In 1833 Jacob Snell deposed that Conrad Kilts was "a good and faithful soldier during the whole war, from the Commencement to the close."
4 November 1784 Col. Jacob Klock issued certificates to his militiamen for service during the late war. Conrath Kilz signed for #1084 (amount burned), #1468 (£1... remaining amount burned), and #1393 (£4.3.3). (New York State Archives and Manuscripts).

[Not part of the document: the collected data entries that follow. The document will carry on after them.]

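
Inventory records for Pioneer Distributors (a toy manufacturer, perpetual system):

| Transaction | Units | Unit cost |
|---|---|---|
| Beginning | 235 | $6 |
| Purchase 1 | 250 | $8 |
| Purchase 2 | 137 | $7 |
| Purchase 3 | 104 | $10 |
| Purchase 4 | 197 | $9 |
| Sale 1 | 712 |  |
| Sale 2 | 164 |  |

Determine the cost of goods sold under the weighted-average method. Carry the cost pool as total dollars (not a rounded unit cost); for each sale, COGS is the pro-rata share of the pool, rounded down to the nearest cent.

After Beginning: 235 on hand, pool $1,410.00 (≈ $6.0000 each)
After Purchase 1: 485 on hand, pool $3,410.00 (≈ $7.0309 each)
After Purchase 2: 622 on hand, pool $4,369.00 (≈ $7.0241 each)
After Purchase 3: 726 on hand, pool $5,409.00 (≈ $7.4504 each)
After Purchase 4: 923 on hand, pool $7,182.00 (≈ $7.7811 each)
Sale 1, sell 712: 712/923 × $7,182.00 → $5,540.17
Sale 2, sell 164: 164/211 × $1,641.83 → $1,276.11
Total COGS = $5,540.17 + $1,276.11 = $6,816.28
Ending inventory (cost pool remaining) = $365.72

COGS = $6,816.28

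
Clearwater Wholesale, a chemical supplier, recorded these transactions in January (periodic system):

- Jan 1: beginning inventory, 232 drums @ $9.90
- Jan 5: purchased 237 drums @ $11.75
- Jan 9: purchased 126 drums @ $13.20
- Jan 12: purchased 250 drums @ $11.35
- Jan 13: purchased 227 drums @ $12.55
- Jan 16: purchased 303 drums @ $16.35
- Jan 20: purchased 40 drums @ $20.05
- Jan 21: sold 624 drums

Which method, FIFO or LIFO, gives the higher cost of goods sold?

LIFO

FIFO COGS: 232 @ $9.90 + 237 @ $11.75 + 126 @ $13.20 + 29 @ $11.35 = $7,073.90
LIFO COGS: 40 @ $20.05 + 303 @ $16.35 + 227 @ $12.55 + 54 @ $11.35 = $9,217.80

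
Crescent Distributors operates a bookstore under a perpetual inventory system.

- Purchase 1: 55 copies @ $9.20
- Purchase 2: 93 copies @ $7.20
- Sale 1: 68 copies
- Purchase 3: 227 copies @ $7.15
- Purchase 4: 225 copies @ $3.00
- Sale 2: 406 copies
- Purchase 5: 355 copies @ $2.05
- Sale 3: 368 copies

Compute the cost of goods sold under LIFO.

COGS = $3,279.45

Sale 1 (68) [LIFO — newest first]: 68 @ $7.20 = $489.60
Sale 2 (406) [LIFO — newest first]: 225 @ $3.00 + 181 @ $7.15 = $1,969.15
Sale 3 (368) [LIFO — newest first]: 355 @ $2.05 + 13 @ $7.15 = $820.70
Total COGS = $489.60 + $1,969.15 + $820.70 = $3,279.45
Ending inventory: 55 @ $9.20 + 25 @ $7.20 + 33 @ $7.15 = $921.95
Check: goods available $4,201.40 = COGS $3,279.45 + ending $921.95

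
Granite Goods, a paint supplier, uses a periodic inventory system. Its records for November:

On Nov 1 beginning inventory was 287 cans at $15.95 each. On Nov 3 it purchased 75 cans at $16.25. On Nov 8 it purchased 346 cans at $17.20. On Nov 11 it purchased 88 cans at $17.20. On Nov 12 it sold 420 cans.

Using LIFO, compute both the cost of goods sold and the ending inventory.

COGS = $7,224.00; ending inventory = $6,037.20

Nov 12, 420 sold [LIFO — newest first]: 88 @ $17.20 + 332 @ $17.20 = $7,224.00
Ending inventory: 287 @ $15.95 + 75 @ $16.25 + 14 @ $17.20 = $6,037.20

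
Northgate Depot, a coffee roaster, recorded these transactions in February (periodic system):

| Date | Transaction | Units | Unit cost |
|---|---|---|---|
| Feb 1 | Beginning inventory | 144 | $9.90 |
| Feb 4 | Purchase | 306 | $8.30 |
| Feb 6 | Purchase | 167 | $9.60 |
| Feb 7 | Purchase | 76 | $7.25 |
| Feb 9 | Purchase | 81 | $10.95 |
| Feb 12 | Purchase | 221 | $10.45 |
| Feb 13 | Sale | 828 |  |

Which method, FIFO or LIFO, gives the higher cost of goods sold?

FIFO COGS: 144 @ $9.90 + 306 @ $8.30 + 167 @ $9.60 + 76 @ $7.25 + 81 @ $10.95 + 54 @ $10.45 = $7,570.85
LIFO COGS: 221 @ $10.45 + 81 @ $10.95 + 76 @ $7.25 + 167 @ $9.60 + 283 @ $8.30 = $7,699.50

LIFO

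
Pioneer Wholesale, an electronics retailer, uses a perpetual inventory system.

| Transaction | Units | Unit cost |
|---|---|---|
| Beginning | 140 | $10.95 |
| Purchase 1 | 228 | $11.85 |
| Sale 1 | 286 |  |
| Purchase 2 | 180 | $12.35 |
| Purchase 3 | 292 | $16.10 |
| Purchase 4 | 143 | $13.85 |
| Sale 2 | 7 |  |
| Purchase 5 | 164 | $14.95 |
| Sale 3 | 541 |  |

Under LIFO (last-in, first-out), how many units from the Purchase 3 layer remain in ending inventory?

Sale 1 (286) [LIFO — newest first]: 228 @ $11.85 + 58 @ $10.95 = $3,336.90
Sale 2 (7) [LIFO — newest first]: 7 @ $13.85 = $96.95
Sale 3 (541) [LIFO — newest first]: 164 @ $14.95 + 136 @ $13.85 + 241 @ $16.10 = $8,215.50
Total COGS = $3,336.90 + $96.95 + $8,215.50 = $11,649.35
Ending inventory: 82 @ $10.95 + 180 @ $12.35 + 51 @ $16.10 = $3,942.00

51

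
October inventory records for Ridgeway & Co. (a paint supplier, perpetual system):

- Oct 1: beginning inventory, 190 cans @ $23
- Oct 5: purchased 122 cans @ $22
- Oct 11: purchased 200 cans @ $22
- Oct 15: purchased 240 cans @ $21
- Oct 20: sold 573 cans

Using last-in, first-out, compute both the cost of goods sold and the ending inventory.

COGS = $12,377; ending inventory = $4,117

Oct 20, 573 sold [LIFO — newest first]: 240 @ $21 + 200 @ $22 + 122 @ $22 + 11 @ $23 = $12,377
Ending inventory: 179 @ $23 = $4,117
Check: goods available $16,494 = COGS $12,377 + ending $4,117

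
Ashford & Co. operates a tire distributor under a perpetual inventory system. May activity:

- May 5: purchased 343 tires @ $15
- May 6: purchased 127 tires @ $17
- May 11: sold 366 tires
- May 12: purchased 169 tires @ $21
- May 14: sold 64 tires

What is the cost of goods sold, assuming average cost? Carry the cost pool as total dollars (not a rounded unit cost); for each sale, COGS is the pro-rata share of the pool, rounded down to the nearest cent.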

In 1786 Col. Klock collected receipts from his men to settle accounts for service during the Revolution. 27 August Cunrath Kiltz signed for certificate #18729 issued to Konrath Kiltz pvt. under Capt. John Cayser (£0.14.2) witnessed by John Grams. The same day Conrad Kills his mark X heir at law signed for #18630 and #18981 issued to Peter Kills; both signatures were witnessed by John Grams. (New York State Archives and Manuscripts, Albany).